Kristin membelalak. “Ta... tapi, Pak—”
“Cukup! Aku tidak ingin melihat karyawan lancang sepertimu mengotori kantorku!”
Kristin langsung melangkah maju dari mejanya dan tanpa pikir panjang langsung berlutut di hadapan Vincent. Air matanya luluh. Kristin benar-benar kalut sehingga hanya mampu mengucapkan berulang-ulang kata maaf seraya bersimpuh memohon ampun. Namun hal itu tentu saja percuma. Kata maaf tidak akan mengubah apa pun setelah Vincent mengambil keputusan. Darah Vincent langsung mendidih saat mendapati kelakuan Kristin yang bisa-bisanya menghina Anna—gadis yang amat berharga untuknya.

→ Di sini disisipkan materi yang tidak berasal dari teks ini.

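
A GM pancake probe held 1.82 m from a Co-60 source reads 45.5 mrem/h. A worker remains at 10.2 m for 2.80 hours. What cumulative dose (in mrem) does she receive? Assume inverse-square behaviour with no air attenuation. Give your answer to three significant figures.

Using I₁d₁² = I₂d₂², rate at 10.2 m:
45.5 × (1.82/10.2)² = 45.5 × 0.03184 = 1.449 mrem/h.
Dose = rate × time = 1.449 mrem/h × 2.800 h = 4.057 mrem.

4.06 mrem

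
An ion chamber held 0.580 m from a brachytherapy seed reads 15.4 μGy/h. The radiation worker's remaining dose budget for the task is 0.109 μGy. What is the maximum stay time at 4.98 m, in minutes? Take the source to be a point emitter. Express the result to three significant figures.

31.3 min

Since intensity falls as 1/r², rate at 4.98 m:
(0.580/4.98)² = 0.01356, so 15.4 × 0.01356 = 0.2088 μGy/h.
Stay time = 0.109 μGy ÷ 0.2088 μGy/h = 0.5220 h = 31.32 min.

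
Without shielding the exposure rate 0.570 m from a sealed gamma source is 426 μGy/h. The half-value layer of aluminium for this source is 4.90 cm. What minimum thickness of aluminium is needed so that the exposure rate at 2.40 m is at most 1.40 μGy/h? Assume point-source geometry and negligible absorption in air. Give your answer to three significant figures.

20.1 cm

At 2.40 m, distance alone gives 426 × (0.570/2.40)² = 426 × 0.05641 = 24.03 μGy/h.
Further attenuation needed: 24.03/1.40 = 17.16.
n = log₂(17.16) = 4.101 half-value layers.
Thickness = 4.101 × 4.90 cm = 20.09 cm.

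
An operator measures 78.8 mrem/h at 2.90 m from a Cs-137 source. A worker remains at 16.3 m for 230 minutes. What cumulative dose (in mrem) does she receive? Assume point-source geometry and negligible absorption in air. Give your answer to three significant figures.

Since intensity falls as 1/r², rate at 16.3 m:
78.8 × (2.90/16.3)² = 78.8 × 0.03165 = 2.494 mrem/h.
Dose = rate × time = 2.494 mrem/h × 3.833 h = 9.560 mrem.

9.56 mrem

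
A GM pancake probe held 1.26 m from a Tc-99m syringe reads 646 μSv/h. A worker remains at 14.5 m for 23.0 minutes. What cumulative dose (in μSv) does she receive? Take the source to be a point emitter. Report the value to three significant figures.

Using I₁d₁² = I₂d₂², rate at 14.5 m:
(1.26/14.5)² = 0.007551, so 646 × 0.007551 = 4.878 μSv/h.
Dose = rate × time = 4.878 μSv/h × 0.3833 h = 1.870 μSv.

1.87 μSv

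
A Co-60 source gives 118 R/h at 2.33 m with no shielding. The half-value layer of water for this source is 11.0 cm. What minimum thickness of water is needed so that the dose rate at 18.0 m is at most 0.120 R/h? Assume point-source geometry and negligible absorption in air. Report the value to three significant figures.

44.5 cm

At 18.0 m, distance alone gives (2.33/18.0)² = 0.01676, so 118 × 0.01676 = 1.978 R/h.
Further attenuation needed: 1.978/0.120 = 16.48.
n = log₂(16.48) = 4.043 half-value layers.
Thickness = 4.043 × 11.0 cm = 44.47 cm.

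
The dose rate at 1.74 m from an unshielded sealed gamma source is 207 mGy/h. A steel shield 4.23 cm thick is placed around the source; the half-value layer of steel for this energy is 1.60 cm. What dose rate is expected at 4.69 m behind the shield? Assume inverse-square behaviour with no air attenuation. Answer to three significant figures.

4.56 mGy/h

Distance alone: (1.74/4.69)² = 0.1376, so 207 × 0.1376 = 28.48 mGy/h.
Shield: 4.23/1.60 = 2.644 half-value layers → attenuation 2^(−2.644) = 0.1600.
Combined: 28.48 × 0.1600 = 4.557 mGy/h.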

Anna kini masih terpaku di belakang Vincent yang tengah berdiri pongah. Sejujurnya, Anna amat terkejut saat menyaksikan semua ini dengan mata kepalanya sendiri, terutama saat Vincent mampu dengan mudahnya memecat karyawannya dengan cara tidak hormat seperti ini. Bahkan pandangan pria itu terlihat dingin dan tanpa ada sedikit pun rasa belas kasihan saat melihat Kristin duduk bersimpuh di hadapan.

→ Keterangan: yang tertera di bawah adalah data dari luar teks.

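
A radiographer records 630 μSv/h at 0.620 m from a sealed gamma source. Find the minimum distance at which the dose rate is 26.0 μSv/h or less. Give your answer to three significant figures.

By the inverse-square law, d₂ = d₁·√(I₁/I₂).
I₁/I₂ = 630/26.0 = 24.23, so d₂ = 0.620 × √24.23 = 3.052 m.

3.05 m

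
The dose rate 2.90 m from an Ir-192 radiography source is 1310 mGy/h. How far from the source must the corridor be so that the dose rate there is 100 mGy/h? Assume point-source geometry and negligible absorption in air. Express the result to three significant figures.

Applying the 1/r² law, d₂ = d₁·√(I₁/I₂).
I₁/I₂ = 1310/100 = 13.10, so d₂ = 2.90 × √13.10 = 10.50 m.

10.5 m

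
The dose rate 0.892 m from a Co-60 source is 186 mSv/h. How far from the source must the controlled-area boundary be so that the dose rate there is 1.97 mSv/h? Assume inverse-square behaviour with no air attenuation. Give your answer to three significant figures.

Applying the 1/r² law, d₂ = d₁·√(I₁/I₂).
I₁/I₂ = 186/1.97 = 94.42, so d₂ = 0.892 × √94.42 = 8.668 m.

8.67 m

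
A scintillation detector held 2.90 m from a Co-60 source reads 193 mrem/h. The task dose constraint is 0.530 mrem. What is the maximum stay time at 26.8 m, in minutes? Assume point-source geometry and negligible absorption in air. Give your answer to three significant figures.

14.1 min

By the inverse-square law, rate at 26.8 m:
(2.90/26.8)² = 0.01171, so 193 × 0.01171 = 2.260 mrem/h.
Stay time = 0.530 mrem ÷ 2.260 mrem/h = 0.2345 h = 14.07 min.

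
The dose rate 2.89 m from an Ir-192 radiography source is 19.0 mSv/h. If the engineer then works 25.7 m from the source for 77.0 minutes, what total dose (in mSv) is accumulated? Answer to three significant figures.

0.308 mSv

Intensity scales as (d₁/d₂)², so rate at 25.7 m:
19.0 × (2.89/25.7)² = 19.0 × 0.01265 = 0.2404 mSv/h.
Dose = rate × time = 0.2404 mSv/h × 1.283 h = 0.3084 mSv.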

Kekuasaan Vincent nampak benar-benar nyata dan tidak dapat lagi diragukan. Anna tiba-tiba menelan ludahnya yang terasa pahit. Setelah ini... bukankah ia akan terus berurusan dengan pria itu jika menerima tawaran gilanya? Astaga! Bagaimana ini? Apakah pilihan Anna sudah tepat untuk mendatangi pria itu? Apakah Anna tidak akan menyesali keputusannya nanti? Ish, entahlah! Pikiran Anna benar-benar sangat rumit saat ini.
“Anna?”
Di tengah pemikiran sang gadis yang makin bercabang, suara panggilan Vincent menarik Anna dari lamunannya. Manik pekat pria itu berkeliling sesaat, menatap seluruh karyawan yang memperhatikannya dalam mode hening. Aura ketegangan menyeruak—memenuhi lobi yang kini terasa mencekam itu. Tanpa mempedulikan Kristin yang masih sesenggukan di lantai ataupun puluhan pasang mata yang kini mengawasinya, Vincent langsung berbalik untuk menghadap Anna.
“Tu... Tuan—”
“Sudah kubilang untuk memanggilku Vincent. Kau masih juga tidak mau menurut, huh?” omel Vincent yang direspon kedipan mata heran dari Anna.

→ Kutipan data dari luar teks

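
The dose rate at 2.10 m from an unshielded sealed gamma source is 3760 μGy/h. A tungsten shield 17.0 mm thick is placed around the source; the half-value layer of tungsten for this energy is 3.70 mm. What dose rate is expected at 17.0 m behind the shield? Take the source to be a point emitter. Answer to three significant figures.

2.37 μGy/h

Distance alone: (2.10/17.0)² = 0.01526, so 3760 × 0.01526 = 57.38 μGy/h.
Shield: 17.0/3.70 = 4.595 half-value layers → attenuation 2^(−4.595) = 0.04138.
Combined: 57.38 × 0.04138 = 2.374 μGy/h.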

Setelah mengatakan ancamannya dengan lantang, kini bisa-bisanya pria itu menatap Anna penuh rasa ketertarikan. Lengkung senyum mematikan bahkan muncul di sudut bibirnya saat mendapati ekspresi bingung yang amat menggemaskan dari gadis di hadapan. Setelahnya, tangan kokoh milik Vincent meraih tangan mungil Anna untuk kemudian menyeret paksa gadis itu untuk mengikutinya entah ke mana.